Cancer: When the diagnosis comes in, there is disbelief, anger and fear. Yet we tackle this diagnosis with love, dignity and respect. Just as cancer has no boundaries; the same can be said for love. Love is patient, love is kind. It does not envy, it does not boast, it is not proud. (1corinthians 13:4)

Love…just happens!

So my good friends, ‘The Little-One’ has been diagnosed with cancer of the esophagus. We are in the mist of developing a treatment plan with the oncologist while awaiting a PET Scan which should take place next week.

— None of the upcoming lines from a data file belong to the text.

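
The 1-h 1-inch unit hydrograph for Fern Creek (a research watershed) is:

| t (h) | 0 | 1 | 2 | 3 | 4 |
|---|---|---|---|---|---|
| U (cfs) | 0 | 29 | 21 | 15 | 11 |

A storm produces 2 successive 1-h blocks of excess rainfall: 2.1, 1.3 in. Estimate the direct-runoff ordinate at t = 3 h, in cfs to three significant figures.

Q ≈ 58.8 cfs

By discrete convolution, Q_j = Σ (P_i / 1 in) · U_{j−i}.
At t = 3 h (j=3): Q = (2.1/1)·15 + (1.3/1)·21 = 58.8 cfs.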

What lies ahead of us is unknown; we can only understand today and cherish yesterday. As the news of this insidious disease settles in, I am mindful of the Five Wishes

  • Who you want to make health care decisions for you when you can’t make them.
  • The kind of medical treatment you want or don’t want.
  • How comfortable you want to be.
  • How you want people to treat you.
  • What you want your loved ones to know.

Following these five ‘simple’ wishes certainly brings us to a calm peace of mind.

As we move forward with this new chapter in our lives, we have decided to share this journey with you. Our hope is to share our love with you with the understanding that caring for a loved one is an honor, not a duty; caring for a loved one is a pleasure; not a chore. These are all the ‘simple’ things we do when we love.